I work at Google, and I've been working on the Snappy open-sourcing. First of all, let me state that when doing our benchmarks, we were definitely comparing against the latest public version (1.5.0) of QuickLZ. I'm having problems reproducing your benchmark results; could you provide some more details about the exact settings, compiler version, architecture etc.? I can't even get all of the compression ratios to match up exactly with the ones I'm seeing, so there must be some sort of difference between the setups. Are you perchance running Snappy with assertions enabled? (The microbenchmark will complain if you do, so it's easy to check.)
For what it's worth, I ran the QuickLZ test suite on my own machine (you can see the exact testing environment below), and got quite different results:
This is on a Nehalem 2.27GHz, running Debian GNU/Linux 6.0 in 64-bit mode, GCC version 4.4.5, with flags -O2 -g -DNDEBUG for both Snappy (1.0.0) and QuickLZ (1.5.0), running snappy_unittest to compare.
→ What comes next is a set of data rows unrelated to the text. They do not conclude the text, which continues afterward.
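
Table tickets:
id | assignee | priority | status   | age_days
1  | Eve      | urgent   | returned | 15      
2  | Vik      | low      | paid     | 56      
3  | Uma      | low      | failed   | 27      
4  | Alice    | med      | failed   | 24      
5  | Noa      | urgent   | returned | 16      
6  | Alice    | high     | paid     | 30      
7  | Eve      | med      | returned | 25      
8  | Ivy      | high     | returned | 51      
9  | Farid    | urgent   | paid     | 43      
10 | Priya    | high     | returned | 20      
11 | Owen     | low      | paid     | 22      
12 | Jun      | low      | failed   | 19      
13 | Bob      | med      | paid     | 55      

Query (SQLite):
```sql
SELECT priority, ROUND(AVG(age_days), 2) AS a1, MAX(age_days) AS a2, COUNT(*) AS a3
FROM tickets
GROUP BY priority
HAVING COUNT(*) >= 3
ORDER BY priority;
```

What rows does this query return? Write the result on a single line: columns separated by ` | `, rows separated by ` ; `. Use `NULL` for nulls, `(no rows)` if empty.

high | 33.67 | 51 | 3 ; low | 31 | 56 | 4 ; med | 34.67 | 55 | 3 ; urgent | 24.67 | 43 | 3

Group tickets by priority.
Per group compute: ROUND(AVG(age_days), 2), MAX(age_days), COUNT(*).
HAVING: drop groups with fewer than 3 rows.
  high: ids {6, 8, 10} → ROUND(AVG(age_days), 2)=33.67, MAX(age_days)=51, COUNT(*)=3
  low: ids {2, 3, 11, 12} → ROUND(AVG(age_days), 2)=31, MAX(age_days)=56, COUNT(*)=4
  med: ids {4, 7, 13} → ROUND(AVG(age_days), 2)=34.67, MAX(age_days)=55, COUNT(*)=3
  urgent: ids {1, 5, 9} → ROUND(AVG(age_days), 2)=24.67, MAX(age_days)=43, COUNT(*)=3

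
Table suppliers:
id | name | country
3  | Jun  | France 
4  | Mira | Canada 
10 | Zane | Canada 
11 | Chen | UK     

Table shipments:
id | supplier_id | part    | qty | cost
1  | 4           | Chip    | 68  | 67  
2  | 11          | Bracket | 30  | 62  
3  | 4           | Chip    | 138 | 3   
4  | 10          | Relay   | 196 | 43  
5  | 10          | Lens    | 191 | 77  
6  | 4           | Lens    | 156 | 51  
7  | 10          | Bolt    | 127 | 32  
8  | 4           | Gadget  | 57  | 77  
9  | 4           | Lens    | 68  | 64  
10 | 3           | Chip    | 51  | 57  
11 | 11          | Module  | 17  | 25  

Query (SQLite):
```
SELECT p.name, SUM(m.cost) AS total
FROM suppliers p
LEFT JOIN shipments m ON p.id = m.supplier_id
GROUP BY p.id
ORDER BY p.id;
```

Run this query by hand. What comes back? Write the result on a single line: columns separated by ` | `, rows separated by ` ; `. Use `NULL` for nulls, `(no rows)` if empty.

LEFT JOIN keeps every suppliers row; unmatched ones get NULL for shipments columns.
Group by suppliers.id and compute SUM(m.cost). SUM over an all-NULL group is NULL.
  3: ids {10} → SUM(m.cost)=57
  4: ids {1, 3, 6, 8, 9} → SUM(m.cost)=262
  10: ids {4, 5, 7} → SUM(m.cost)=152
  11: ids {2, 11} → SUM(m.cost)=87

Jun | 57 ; Mira | 262 ; Zane | 152 ; Chen | 87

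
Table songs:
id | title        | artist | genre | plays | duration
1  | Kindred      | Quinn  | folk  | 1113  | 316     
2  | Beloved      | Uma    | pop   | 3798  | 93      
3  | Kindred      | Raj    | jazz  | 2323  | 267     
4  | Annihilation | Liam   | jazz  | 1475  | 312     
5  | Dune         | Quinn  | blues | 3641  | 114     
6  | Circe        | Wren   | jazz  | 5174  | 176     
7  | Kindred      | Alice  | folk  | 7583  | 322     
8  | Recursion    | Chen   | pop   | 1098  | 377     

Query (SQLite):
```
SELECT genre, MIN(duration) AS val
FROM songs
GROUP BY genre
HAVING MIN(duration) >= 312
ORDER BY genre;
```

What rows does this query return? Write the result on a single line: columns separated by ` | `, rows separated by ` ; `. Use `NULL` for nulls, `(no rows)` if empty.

Partition songs by genre; compute MIN(duration) within each group.
HAVING: keep groups where MIN(duration) >= 312.
  blues: ids {5} → MIN(duration)=114
  folk: ids {1, 7} → MIN(duration)=316
  jazz: ids {3, 4, 6} → MIN(duration)=176
  pop: ids {2, 8} → MIN(duration)=93

folk | 316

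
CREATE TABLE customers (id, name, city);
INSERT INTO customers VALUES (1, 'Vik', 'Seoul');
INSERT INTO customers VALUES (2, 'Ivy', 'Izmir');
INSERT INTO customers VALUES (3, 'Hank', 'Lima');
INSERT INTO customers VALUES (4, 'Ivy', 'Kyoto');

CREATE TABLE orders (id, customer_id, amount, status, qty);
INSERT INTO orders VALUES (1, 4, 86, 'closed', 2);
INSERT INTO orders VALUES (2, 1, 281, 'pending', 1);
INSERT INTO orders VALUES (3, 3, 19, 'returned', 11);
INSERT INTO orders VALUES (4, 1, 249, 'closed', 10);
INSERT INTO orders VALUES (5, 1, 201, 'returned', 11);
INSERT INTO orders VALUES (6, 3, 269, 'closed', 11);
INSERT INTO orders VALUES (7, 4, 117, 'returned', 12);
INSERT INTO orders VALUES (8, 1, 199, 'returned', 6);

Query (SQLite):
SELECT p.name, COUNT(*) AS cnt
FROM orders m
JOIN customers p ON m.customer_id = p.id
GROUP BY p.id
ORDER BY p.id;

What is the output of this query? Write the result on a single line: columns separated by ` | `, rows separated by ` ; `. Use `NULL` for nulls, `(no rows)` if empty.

Vik | 4 ; Hank | 2 ; Ivy | 2

Join each orders row to its customers via customer_id.
Group joined rows by customers.id; compute COUNT(*) per group.
  1: ids {2, 4, 5, 8} → COUNT(*)=4
  3: ids {3, 6} → COUNT(*)=2
  4: ids {1, 7} → COUNT(*)=2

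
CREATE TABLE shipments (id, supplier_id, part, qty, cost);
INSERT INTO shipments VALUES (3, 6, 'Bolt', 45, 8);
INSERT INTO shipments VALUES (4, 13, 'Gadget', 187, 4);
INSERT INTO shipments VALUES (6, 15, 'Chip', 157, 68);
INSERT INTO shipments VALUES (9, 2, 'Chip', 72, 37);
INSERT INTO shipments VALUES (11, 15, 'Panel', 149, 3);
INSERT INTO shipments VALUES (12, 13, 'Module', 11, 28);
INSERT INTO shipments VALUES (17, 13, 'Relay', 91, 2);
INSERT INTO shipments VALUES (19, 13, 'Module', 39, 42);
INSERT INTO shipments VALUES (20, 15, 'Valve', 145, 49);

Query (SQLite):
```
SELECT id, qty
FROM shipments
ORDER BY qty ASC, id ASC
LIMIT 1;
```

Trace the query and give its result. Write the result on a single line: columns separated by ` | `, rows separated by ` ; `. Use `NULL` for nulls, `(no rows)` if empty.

12 | 11

Sort by qty asc, tiebreak id asc: (11, id=12), (39, id=19), (45, id=3), (72, id=9) …. Take first 1.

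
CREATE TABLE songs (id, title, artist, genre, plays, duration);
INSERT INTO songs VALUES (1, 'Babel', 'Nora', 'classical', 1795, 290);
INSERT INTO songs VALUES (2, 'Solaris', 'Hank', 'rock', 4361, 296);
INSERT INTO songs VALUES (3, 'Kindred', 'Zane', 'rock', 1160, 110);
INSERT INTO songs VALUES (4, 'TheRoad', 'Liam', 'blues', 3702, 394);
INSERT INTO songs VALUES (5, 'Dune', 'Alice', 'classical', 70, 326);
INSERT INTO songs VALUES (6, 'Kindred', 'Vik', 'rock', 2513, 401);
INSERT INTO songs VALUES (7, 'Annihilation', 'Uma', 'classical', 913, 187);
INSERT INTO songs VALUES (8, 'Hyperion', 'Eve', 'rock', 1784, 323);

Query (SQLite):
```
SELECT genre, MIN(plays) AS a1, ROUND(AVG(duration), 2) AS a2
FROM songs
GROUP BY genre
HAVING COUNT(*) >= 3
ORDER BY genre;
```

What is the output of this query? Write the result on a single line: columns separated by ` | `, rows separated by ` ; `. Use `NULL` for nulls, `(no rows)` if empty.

classical | 70 | 267.67 ; rock | 1160 | 282.5

Group songs by genre.
Per group compute: MIN(plays), ROUND(AVG(duration), 2).
HAVING: drop groups with fewer than 3 rows.
  blues: ids {4} → MIN(plays)=3702, ROUND(AVG(duration), 2)=394
  classical: ids {1, 5, 7} → MIN(plays)=70, ROUND(AVG(duration), 2)=267.67
  rock: ids {2, 3, 6, 8} → MIN(plays)=1160, ROUND(AVG(duration), 2)=282.5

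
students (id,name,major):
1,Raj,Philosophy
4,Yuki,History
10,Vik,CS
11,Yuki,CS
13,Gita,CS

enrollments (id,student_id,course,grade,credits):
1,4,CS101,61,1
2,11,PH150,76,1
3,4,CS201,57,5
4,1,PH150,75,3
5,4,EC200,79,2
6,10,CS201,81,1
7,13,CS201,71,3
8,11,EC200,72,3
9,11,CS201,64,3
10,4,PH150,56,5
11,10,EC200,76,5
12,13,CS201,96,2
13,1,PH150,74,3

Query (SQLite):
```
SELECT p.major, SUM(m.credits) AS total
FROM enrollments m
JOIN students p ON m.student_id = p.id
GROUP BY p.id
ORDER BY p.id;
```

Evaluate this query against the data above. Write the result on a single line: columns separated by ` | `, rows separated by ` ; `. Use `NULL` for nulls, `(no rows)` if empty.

Philosophy | 6 ; History | 13 ; CS | 6 ; CS | 7 ; CS | 5

Join each enrollments row to its students via student_id.
Group joined rows by students.id; compute SUM(m.credits) per group.
  1: ids {4, 13} → SUM(m.credits)=6
  4: ids {1, 3, 5, 10} → SUM(m.credits)=13
  10: ids {6, 11} → SUM(m.credits)=6
  11: ids {2, 8, 9} → SUM(m.credits)=7
  13: ids {7, 12} → SUM(m.credits)=5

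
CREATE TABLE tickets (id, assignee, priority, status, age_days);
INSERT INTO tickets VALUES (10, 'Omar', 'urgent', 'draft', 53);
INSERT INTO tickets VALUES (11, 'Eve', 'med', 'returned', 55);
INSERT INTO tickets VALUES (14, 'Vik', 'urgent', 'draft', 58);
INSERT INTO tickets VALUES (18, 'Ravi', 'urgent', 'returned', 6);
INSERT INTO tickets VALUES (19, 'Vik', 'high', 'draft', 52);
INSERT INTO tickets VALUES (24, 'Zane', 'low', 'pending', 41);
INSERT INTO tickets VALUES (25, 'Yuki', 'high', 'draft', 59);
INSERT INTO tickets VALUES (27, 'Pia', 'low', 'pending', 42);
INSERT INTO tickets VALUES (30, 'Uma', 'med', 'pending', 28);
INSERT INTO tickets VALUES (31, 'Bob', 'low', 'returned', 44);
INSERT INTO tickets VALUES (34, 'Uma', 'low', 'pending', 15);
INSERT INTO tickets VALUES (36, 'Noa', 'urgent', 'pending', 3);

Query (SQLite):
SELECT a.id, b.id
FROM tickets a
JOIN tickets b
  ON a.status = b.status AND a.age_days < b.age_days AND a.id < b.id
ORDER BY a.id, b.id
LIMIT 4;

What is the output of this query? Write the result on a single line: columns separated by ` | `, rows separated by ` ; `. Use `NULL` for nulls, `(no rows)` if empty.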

QuickLZ was left at the default settings, ie. the files were exactly as downloaded from http://www.quicklz.com/quicklz.[ch] as of today. In
particular, this means QuickLZ was running in unsafe mode, which means it could crash on corrupted compressed input. (Safe mode, which is comparable to how Snappy runs, is, according to http://www.quicklz.com/download.html, 15–20% slower at decompression, so the difference would be bigger.)
Exact benchmark results will, as always, vary with differing compiler, set of flags, CPU, and data set. The average numbers from this benchmark, however, show QuickLZ 1.5.0 (in unsafe mode) compressing about 11% more densely than Snappy 1.0.0 does, but Snappy compressing about 32% faster and decompressing about 153% faster (ie., about 2.53 times as fast).